Activités de recouvrement des coûts - mission de Vienne
La mission de Vienne utilise la version 2 000 du système de recouvrement des coûts du point de service (PDS+). La commis au recouvrement des coûts (CRC) travaille dans un bureau vitré spacieux qu’on garde verrouillé. (section enlevée).
Les mots de passe du PDS+ ont été communiqués au niveau décisionnel approprié et sont gardés par le GO dans un endroit sûr. (section enlevée), la CRC remet les frais perçus avec la documentation connexe à la Section de l’administration de la mission de Vienne, puis le comptable adjoint remet un reçu officiel à la CRC.
En examinant les méthodes de recouvrement des coûts, nous avons constaté que la réception, l’enregistrement, la vérification et le dépôt des frais exigibles sont soumis à la plupart des contrôles nécessaires. Les documents portent les signatures appropriées. Bien que le cadre de contrôle ait été jugé satisfaisant, certains aspects doivent être améliorés.
Agent de recouvrement des coûts
Les tâches de l’agent de recouvrement des coûts (ARC) sont remplies par un agent d’immigration expérimenté. Un agent d’immigration (deuxième secrétaire), le GO et l’un des AID ont été désignés pour remplacer l’ARC en son absence. Le deuxième secrétaire est en déplacement près de 50 % du temps. Par conséquent, il peut rarement remplacer l’ARC.

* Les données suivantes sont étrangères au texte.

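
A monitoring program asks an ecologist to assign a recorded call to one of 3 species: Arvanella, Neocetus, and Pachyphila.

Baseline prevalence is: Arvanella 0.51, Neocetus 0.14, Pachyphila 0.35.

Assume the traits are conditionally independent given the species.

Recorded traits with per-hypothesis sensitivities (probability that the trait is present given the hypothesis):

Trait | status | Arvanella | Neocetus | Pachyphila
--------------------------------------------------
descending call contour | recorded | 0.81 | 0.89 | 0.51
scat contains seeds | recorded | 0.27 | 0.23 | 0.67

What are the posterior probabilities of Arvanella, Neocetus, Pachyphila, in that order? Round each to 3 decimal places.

0.429, 0.110, 0.460

By Bayes' rule with conditional independence, the unnormalized weight for each hypothesis is prior × ∏ likelihoods:
  Arvanella: 0.51 × 0.81 × 0.27 = 0.11154
  Neocetus: 0.14 × 0.89 × 0.23 = 0.028658
  Pachyphila: 0.35 × 0.51 × 0.67 = 0.1196
Marginal likelihood of the evidence = 0.25979.
P(Arvanella | evidence) = 0.11154 / 0.25979 ≈ 0.429
P(Neocetus | evidence) = 0.028658 / 0.25979 ≈ 0.110
P(Pachyphila | evidence) = 0.1196 / 0.25979 ≈ 0.460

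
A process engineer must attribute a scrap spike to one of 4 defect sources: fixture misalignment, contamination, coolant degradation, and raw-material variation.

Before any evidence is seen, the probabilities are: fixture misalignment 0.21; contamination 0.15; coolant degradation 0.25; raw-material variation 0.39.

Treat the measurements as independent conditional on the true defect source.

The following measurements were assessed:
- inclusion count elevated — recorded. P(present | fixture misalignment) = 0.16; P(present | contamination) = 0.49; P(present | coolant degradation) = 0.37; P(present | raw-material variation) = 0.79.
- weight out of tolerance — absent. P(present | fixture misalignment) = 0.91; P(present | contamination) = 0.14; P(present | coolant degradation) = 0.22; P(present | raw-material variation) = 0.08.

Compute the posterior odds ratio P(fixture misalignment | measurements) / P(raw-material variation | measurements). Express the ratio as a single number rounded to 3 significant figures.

0.0107

Unnormalized posterior weight (prior times the measurement likelihoods) for each of the two hypotheses (using 1 − P(present | H) for each absent measurement):
  fixture misalignment: 0.21 × 0.16 × (1 − 0.91) = 0.003024
  raw-material variation: 0.39 × 0.79 × (1 − 0.08) = 0.28345
Posterior odds = 0.003024 / 0.28345 ≈ 0.0107.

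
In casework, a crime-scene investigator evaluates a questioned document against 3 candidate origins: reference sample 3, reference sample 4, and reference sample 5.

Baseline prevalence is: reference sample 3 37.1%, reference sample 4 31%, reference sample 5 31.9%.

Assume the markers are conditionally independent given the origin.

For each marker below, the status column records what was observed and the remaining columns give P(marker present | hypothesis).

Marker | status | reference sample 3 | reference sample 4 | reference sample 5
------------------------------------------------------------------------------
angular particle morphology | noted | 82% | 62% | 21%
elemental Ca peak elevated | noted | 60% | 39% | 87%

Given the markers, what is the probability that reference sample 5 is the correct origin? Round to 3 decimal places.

By Bayes' rule with conditional independence, the unnormalized weight for each hypothesis is prior × ∏ likelihoods:
  reference sample 3: 0.371 × 0.82 × 0.60 = 0.18253
  reference sample 4: 0.310 × 0.62 × 0.39 = 0.074958
  reference sample 5: 0.319 × 0.21 × 0.87 = 0.058281
The unnormalized weights sum to 0.31577.
P(reference sample 5 | evidence) = 0.058281 / 0.31577 ≈ 0.185.

0.185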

L’ARC n’effectue pas la vérification au hasard obligatoire des opérations de recouvrement des coûts, par exemple, retracer un reçu de paiement depuis la présentation d’une demande jusqu’à l’inscription sur les formulaires 1203A, examiner les bandes du PDE+ ou comparer les volumes de recettes mensuels.
Recommandation 9
a) L’ARC doit établir un processus de vérification aléatoire des activités de recouvrement des coûts, par exemple, effectuer le rapprochement des demandes et des frais perçus et examiner les bandes.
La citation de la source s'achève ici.